Todo o estudo da natureza do que aqui foi apresentado deve chegar a um resultado, que é a conclusão final do estudo. E a conclusão final deste estudo está no Manifesto lançado em 1926 por Gilberto Freyre no Congresso de Regionalismo do Recife que foi o primeiro desta espécie no Brasil e nas Américas.

Analisando neste Manifesto, já hoje célebre, na história de nossa evolução espiritual, cultural e literária o gosto ou a mania de imitação do que é de fora com desprezo e prejuízo do que é nosso refere-se Gilberto Freyre a "esse carnavalesco Papai Noel como escreve ele que esmagando com suas botas de andar em trenó e pisar em neve, as velhas lapinhas brasileiras, verdes, cheirosas, de tempo de verão, está dando uma nota de ridículo aos nossos natais de família, também enfeitados agora com arvorizinhas estrangeiras mandadas vir da Europa ou dos Estados Unidos pelos burgueses mais cheios de rique-fifes e de dinheiro".

Encomendou a Júlio Bello para a edição comemorativa do centenário do Diario de Pernambuco, declara ele no Manifesto, um estudo sobre bumba-meu-boi, as cheganças, os pastoris, os mamulengos dos engenhos da região.

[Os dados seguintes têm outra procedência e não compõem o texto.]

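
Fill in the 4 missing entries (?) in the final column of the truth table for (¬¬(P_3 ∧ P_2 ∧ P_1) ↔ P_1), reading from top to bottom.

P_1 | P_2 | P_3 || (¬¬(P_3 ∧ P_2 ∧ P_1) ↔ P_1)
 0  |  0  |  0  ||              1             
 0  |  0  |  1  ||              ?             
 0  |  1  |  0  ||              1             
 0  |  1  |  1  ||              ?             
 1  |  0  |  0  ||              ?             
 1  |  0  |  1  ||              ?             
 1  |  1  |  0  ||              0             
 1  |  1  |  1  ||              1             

Row P_1=0, P_2=0, P_3=1: ¬¬(P_3 ∧ P_2 ∧ P_1) = 0, so (¬¬(P_3 ∧ P_2 ∧ P_1) ↔ P_1) = 1.
Row P_1=0, P_2=1, P_3=1: ¬¬(P_3 ∧ P_2 ∧ P_1) = 0, so (¬¬(P_3 ∧ P_2 ∧ P_1) ↔ P_1) = 1.
Row P_1=1, P_2=0, P_3=0: ¬¬(P_3 ∧ P_2 ∧ P_1) = 0, so (¬¬(P_3 ∧ P_2 ∧ P_1) ↔ P_1) = 0.
Row P_1=1, P_2=0, P_3=1: ¬¬(P_3 ∧ P_2 ∧ P_1) = 0, so (¬¬(P_3 ∧ P_2 ∧ P_1) ↔ P_1) = 0.

1, 1, 0, 0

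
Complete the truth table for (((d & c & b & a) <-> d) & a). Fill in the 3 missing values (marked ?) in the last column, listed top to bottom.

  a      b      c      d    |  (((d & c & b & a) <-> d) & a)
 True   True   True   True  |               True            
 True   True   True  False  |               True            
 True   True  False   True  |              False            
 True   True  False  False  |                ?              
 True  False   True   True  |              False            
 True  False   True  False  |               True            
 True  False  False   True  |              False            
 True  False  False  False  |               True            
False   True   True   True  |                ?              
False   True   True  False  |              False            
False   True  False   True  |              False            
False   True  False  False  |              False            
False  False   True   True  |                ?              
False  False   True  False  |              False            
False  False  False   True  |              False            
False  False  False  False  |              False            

Row a=True, b=True, c=False, d=False: ((d & c & b & a) <-> d) = True, so (((d & c & b & a) <-> d) & a) = True.
Row a=False, b=True, c=True, d=True: ((d & c & b & a) <-> d) = False, so (((d & c & b & a) <-> d) & a) = False.
Row a=False, b=False, c=True, d=True: ((d & c & b & a) <-> d) = False, so (((d & c & b & a) <-> d) & a) = False.

True, False, False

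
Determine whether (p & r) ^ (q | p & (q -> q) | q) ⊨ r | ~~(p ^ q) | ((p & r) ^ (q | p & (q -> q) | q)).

yes

p  q  r  |  φ  ψ
T  T  T  |  F  T
T  T  F  |  T  T
T  F  T  |  F  T
T  F  F  |  T  T
F  T  T  |  T  T
F  T  F  |  T  T
F  F  T  |  F  T
F  F  F  |  F  F
In every row where φ is true, ψ is also true, so φ ⊨ ψ.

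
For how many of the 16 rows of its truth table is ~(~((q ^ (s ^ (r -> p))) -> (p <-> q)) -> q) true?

  p   |   q   |   r   |   s   | (r -> p) | (s ^ (r -> p)) | (q ^ (s ^ (r -> p))) | (p <-> q) |   φ  
----- | ----- | ----- | ----- | -------- | -------------- | -------------------- | --------- | -----
False | False | False | False |   True   |      True      |         True         |    True   | False
False | False | False |  True |   True   |     False      |        False         |    True   | False
False | False |  True | False |  False   |     False      |        False         |    True   | False
False | False |  True |  True |  False   |      True      |         True         |    True   | False
False |  True | False | False |   True   |      True      |        False         |   False   | False
False |  True | False |  True |   True   |     False      |         True         |   False   | False
False |  True |  True | False |  False   |     False      |         True         |   False   | False
False |  True |  True |  True |  False   |      True      |        False         |   False   | False
 True | False | False | False |   True   |      True      |         True         |   False   |  True
 True | False | False |  True |   True   |     False      |        False         |   False   | False
 True | False |  True | False |   True   |      True      |         True         |   False   |  True
 True | False |  True |  True |   True   |     False      |        False         |   False   | False
 True |  True | False | False |   True   |      True      |        False         |    True   | False
 True |  True | False |  True |   True   |     False      |         True         |    True   | False
 True |  True |  True | False |   True   |      True      |        False         |    True   | False
 True |  True |  True |  True |   True   |     False      |         True         |    True   | False
The formula is true on 2 of the 16 rows.

2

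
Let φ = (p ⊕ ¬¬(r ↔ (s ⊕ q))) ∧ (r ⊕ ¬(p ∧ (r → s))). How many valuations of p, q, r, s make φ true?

3

p | q | r | s || φ
F | F | F | F || T
F | F | F | T || F
F | F | T | F || F
F | F | T | T || F
F | T | F | F || F
F | T | F | T || T
F | T | T | F || F
F | T | T | T || F
T | F | F | F || F
T | F | F | T || F
T | F | T | F || F
T | F | T | T || F
T | T | F | F || F
T | T | F | T || F
T | T | T | F || F
T | T | T | T || T
The formula is true on 3 of the 16 rows.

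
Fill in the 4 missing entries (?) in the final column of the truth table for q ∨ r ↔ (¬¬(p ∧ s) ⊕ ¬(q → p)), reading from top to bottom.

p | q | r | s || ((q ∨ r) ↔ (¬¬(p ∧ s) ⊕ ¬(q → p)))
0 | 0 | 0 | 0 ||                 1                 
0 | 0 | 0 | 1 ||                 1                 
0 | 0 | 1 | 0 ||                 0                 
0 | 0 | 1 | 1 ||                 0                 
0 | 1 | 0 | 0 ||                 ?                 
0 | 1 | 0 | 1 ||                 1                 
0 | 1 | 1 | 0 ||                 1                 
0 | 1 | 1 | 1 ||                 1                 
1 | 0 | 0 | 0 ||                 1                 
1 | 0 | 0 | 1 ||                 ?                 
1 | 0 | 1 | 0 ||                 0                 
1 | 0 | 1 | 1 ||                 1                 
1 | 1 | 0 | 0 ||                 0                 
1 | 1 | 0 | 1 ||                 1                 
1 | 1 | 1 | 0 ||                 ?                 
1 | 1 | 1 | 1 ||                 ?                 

Row p=0, q=1, r=0, s=0: (q ∨ r) = 1, (¬¬(p ∧ s) ⊕ ¬(q → p)) = 1, so ((q ∨ r) ↔ (¬¬(p ∧ s) ⊕ ¬(q → p))) = 1.
Row p=1, q=0, r=0, s=1: (q ∨ r) = 0, (¬¬(p ∧ s) ⊕ ¬(q → p)) = 1, so ((q ∨ r) ↔ (¬¬(p ∧ s) ⊕ ¬(q → p))) = 0.
Row p=1, q=1, r=1, s=0: (q ∨ r) = 1, (¬¬(p ∧ s) ⊕ ¬(q → p)) = 0, so ((q ∨ r) ↔ (¬¬(p ∧ s) ⊕ ¬(q → p))) = 0.
Row p=1, q=1, r=1, s=1: (q ∨ r) = 1, (¬¬(p ∧ s) ⊕ ¬(q → p)) = 1, so ((q ∨ r) ↔ (¬¬(p ∧ s) ⊕ ¬(q → p))) = 1.

1, 0, 0, 1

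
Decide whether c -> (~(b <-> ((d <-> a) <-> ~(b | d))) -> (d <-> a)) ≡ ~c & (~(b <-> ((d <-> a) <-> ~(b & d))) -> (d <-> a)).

a | b | c | d || φ | ψ
F | F | F | F || T | T
F | F | F | T || T | T
F | F | T | F || T | F
F | F | T | T || F | F
F | T | F | F || T | T
F | T | F | T || T | T
F | T | T | F || T | F
F | T | T | T || T | F
T | F | F | F || T | T
T | F | F | T || T | T
T | F | T | F || T | F
T | F | T | T || T | F
T | T | F | F || T | F
T | T | F | T || T | T
T | T | T | F || T | F
T | T | T | T || T | F
The columns differ at a=F, b=F, c=T, d=F (φ=T, ψ=F), so they are not equivalent.

not equivalent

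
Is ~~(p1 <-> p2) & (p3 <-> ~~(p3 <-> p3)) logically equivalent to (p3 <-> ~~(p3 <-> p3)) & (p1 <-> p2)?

equivalent

  p1     p2     p3   |    φ      ψ  
False  False  False  |  False  False
False  False   True  |   True   True
False   True  False  |  False  False
False   True   True  |  False  False
 True  False  False  |  False  False
 True  False   True  |  False  False
 True   True  False  |  False  False
 True   True   True  |   True   True
The columns for φ and ψ agree on every row, so they are logically equivalent.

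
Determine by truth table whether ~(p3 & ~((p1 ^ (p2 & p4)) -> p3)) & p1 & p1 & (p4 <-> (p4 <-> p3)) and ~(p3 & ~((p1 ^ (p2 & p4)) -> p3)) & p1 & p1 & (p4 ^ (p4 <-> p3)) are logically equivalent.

not equivalent

  p1  |   p2  |   p3  |   p4  |   φ   |   ψ  
----- | ----- | ----- | ----- | ----- | -----
 True |  True |  True |  True |  True | False
 True |  True |  True | False |  True | False
 True |  True | False |  True | False |  True
 True |  True | False | False | False |  True
 True | False |  True |  True |  True | False
 True | False |  True | False |  True | False
 True | False | False |  True | False |  True
 True | False | False | False | False |  True
False |  True |  True |  True | False | False
False |  True |  True | False | False | False
False |  True | False |  True | False | False
False |  True | False | False | False | False
False | False |  True |  True | False | False
False | False |  True | False | False | False
False | False | False |  True | False | False
False | False | False | False | False | False
The columns differ at p1=True, p2=True, p3=True, p4=True (φ=True, ψ=False), so they are not equivalent.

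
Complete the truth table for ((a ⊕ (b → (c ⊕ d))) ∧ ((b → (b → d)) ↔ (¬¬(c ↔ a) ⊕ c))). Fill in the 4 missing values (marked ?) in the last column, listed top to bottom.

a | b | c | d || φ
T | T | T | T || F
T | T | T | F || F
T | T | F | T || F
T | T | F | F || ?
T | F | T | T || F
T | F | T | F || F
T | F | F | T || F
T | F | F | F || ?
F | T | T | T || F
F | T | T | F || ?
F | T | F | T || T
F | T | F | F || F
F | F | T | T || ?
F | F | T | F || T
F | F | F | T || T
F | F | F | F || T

Row a=T, b=T, c=F, d=F: (a ⊕ (b → (c ⊕ d))) = T, ((b → (b → d)) ↔ (¬¬(c ↔ a) ⊕ c)) = T, so the formula = T.
Row a=T, b=F, c=F, d=F: (a ⊕ (b → (c ⊕ d))) = F, ((b → (b → d)) ↔ (¬¬(c ↔ a) ⊕ c)) = F, so the formula = F.
Row a=F, b=T, c=T, d=F: (a ⊕ (b → (c ⊕ d))) = T, ((b → (b → d)) ↔ (¬¬(c ↔ a) ⊕ c)) = F, so the formula = F.
Row a=F, b=F, c=T, d=T: (a ⊕ (b → (c ⊕ d))) = T, ((b → (b → d)) ↔ (¬¬(c ↔ a) ⊕ c)) = T, so the formula = T.

T, F, F, T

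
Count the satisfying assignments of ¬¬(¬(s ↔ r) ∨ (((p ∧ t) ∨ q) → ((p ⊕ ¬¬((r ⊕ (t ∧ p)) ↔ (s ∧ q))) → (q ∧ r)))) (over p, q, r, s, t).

p | q | r | s | t || φ
T | T | T | T | T || T
T | T | T | T | F || T
T | T | T | F | T || T
T | T | T | F | F || T
T | T | F | T | T || T
T | T | F | T | F || T
T | T | F | F | T || F
T | T | F | F | F || T
T | F | T | T | T || T
T | F | T | T | F || T
T | F | T | F | T || T
T | F | T | F | F || T
T | F | F | T | T || T
T | F | F | T | F || T
T | F | F | F | T || F
T | F | F | F | F || T
F | T | T | T | T || T
F | T | T | T | F || T
F | T | T | F | T || T
F | T | T | F | F || T
F | T | F | T | T || T
F | T | F | T | F || T
F | T | F | F | T || F
F | T | F | F | F || F
F | F | T | T | T || T
F | F | T | T | F || T
F | F | T | F | T || T
F | F | T | F | F || T
F | F | F | T | T || T
F | F | F | T | F || T
F | F | F | F | T || T
F | F | F | F | F || T
The formula is true on 28 of the 32 rows.

28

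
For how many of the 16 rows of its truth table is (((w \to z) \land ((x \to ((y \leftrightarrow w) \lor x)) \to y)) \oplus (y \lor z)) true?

6

x | y | z | w || φ
0 | 0 | 0 | 0 || 0
0 | 0 | 0 | 1 || 0
0 | 0 | 1 | 0 || 1
0 | 0 | 1 | 1 || 1
0 | 1 | 0 | 0 || 0
0 | 1 | 0 | 1 || 1
0 | 1 | 1 | 0 || 0
0 | 1 | 1 | 1 || 0
1 | 0 | 0 | 0 || 0
1 | 0 | 0 | 1 || 0
1 | 0 | 1 | 0 || 1
1 | 0 | 1 | 1 || 1
1 | 1 | 0 | 0 || 0
1 | 1 | 0 | 1 || 1
1 | 1 | 1 | 0 || 0
1 | 1 | 1 | 1 || 0
The formula is true on 6 of the 16 rows.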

"É pelo Natal, escreve Gilberto Freyre, nada de Papai Noel, descido de chaminés que as casa não tem entre nós a não ser nas cozinhas, mas o velho presepe ou a velha lapinha armada para pequenos e grandes ao lado do restaurante: centro de toda uma realidade regional".

Faço minhas, na conclusão deste trabalho, as palavras do fundador e coordenador deste Seminário. No meio da desolação e da morte do inverno da Europa central, somente se conserva verde o pinheiro ("Tannenbaum"), escolhido então para simbolizar o mistério do Cristo vivo no meio da desolação e da morte do pecado. No Brasil perde a árvore de Natal que os emigrantes europeus para aqui trouxeram seu simbolismo próprio. É nesta estação do ano que nossas árvores são mais perfumadas e seus frutos mais saborosos. Temos, portanto, que dar ao mistério do Natal simbolismo apropriado e compreensível, até do ponto de vista pastoral, ao nosso ambiente e à nossa realidade socio-cultural.



Fonte: NOGUEIRA, (Monsenhor)Severino Leite. Comemoração do Natal no Brasil Tropical. In: SEMINÁRIO DE TROPICOLOGIA: Trópico & problemas de conciliação do moderno com o ecológico Tropical, desenvolvimento industrial, valores Tropicais de cultura ante o impacto desenvolvimentista, minerais, Maurício de Nassau, alguns naturalistas europeus, gado caprino, comemoração do natal, 1975, Recife. Anais... Recife: Fundaj, Massangana, 1982. p.210-221.